Saturday, August 26, 2017

Rain, food, and things I didn’t sign on for as a mother




One of those almost-rainy, dull Saturdays when you stay home alone all day and try not to feel sorry for yourself. My solution was to read, and I spent much of the day finishing The Velveteen Daughter, which I am to review for Story Circle Network. I even roughed out the review. But that historical novel is not light reading and didn’t do much to lighten my mood

My kids are in their forties, and I should not be worrying about them. But I am. One is periodically hiding in a closet with his family in Tomball because they get one tornado warning after another. Spinoffs from Hurricane Harvey. Another in Austin said this morning it’s just an ordinary rainstorm, but I’m afraid she’s in for a rude awakening. The third is with his family in Boulder, delivering the oldest daughter to college—surely a bittersweet moment for that close family. And the local one? She woke with a splitting sinus headache. I guess Harvey gets all of us one way or another, though we’ve had only one brief sprinkle of rain.

I did keep one eye on the TV (with the sound muted) for hurricane reports and watched the national news avidly.

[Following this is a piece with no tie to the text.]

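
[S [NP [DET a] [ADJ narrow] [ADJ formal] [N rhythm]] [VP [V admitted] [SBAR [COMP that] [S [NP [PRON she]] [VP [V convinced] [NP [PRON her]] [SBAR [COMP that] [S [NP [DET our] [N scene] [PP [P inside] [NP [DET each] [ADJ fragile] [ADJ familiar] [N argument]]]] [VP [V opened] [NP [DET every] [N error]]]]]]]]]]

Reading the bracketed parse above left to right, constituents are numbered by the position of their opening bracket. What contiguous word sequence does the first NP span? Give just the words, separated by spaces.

In left-to-right order the NP constituents are "a narrow formal rhythm"; "she"; "her"; "our scene inside each fragile familiar argument"; "each fragile familiar argument"; "every error". Number 1 is "a narrow formal rhythm".

a narrow formal rhythm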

The devastation from landfall is awful, but they say the worst is yet to come—flooding over the next few days as Harvey lingers almost in place and dumps inches and inches of rain. I think of the Tomball kids again, with a stable next door that becomes a sea of mud, with a lot of horse poop in it. And the snakes that may come sliding out of their small lake. Of course, being a mother, my mind can go quickly to the worst-case scenario, for which Colin would scorn me.

Cooking always brightens my day, so I made myself a new recipe for supper. A baked egg on a bed of toast, spinach, crumbled bacon, and thin slices of cheese. Think of it--all the food groups at once. Drizzled a little cream over the top because the original recipe said to do that, but I’m not sure what good it did. With a single burner kitchen, I had to cook dinner in several steps—make the toast, sauté the bacon that I’d already diced rather than trying to crumble after it cooked—that doesn’t work well for me because bacon doesn’t cook evenly. Then I sautéed the spinach ever so quickly in a tiny bit of bacon grease, and assembled the whole thing in a ramekin. I had to finish with the hot plate before I could turn on the toaster-oven to heat 400, but that gave me time to do some dishes and put away food. When the oven was 400, I put my dinner in for 15 minutes—perfection! The egg white was set nicely but the yolk still runny.

If I ever do a cookbook I will emphasize that some of the recipes must be done with a love of cooking, because they are neither quick nor easy. But for me it was fun, and the result was scrumptious. I had found a recipe, but the cheese was my addition, as was the substitution of a half slice of sourdough toast, well buttered, for an English muffin. And I had to reduce the recipe to serve one instead of four, but by now that’s old hat.

Now what to do with the rest of my evening? Read, that’s what. When I was deep in the review book, which did call me back with a siren call, I occasionally felt I had to escape from that intense world to a cozy mystery. Now I’m free to read that cozy without interruption.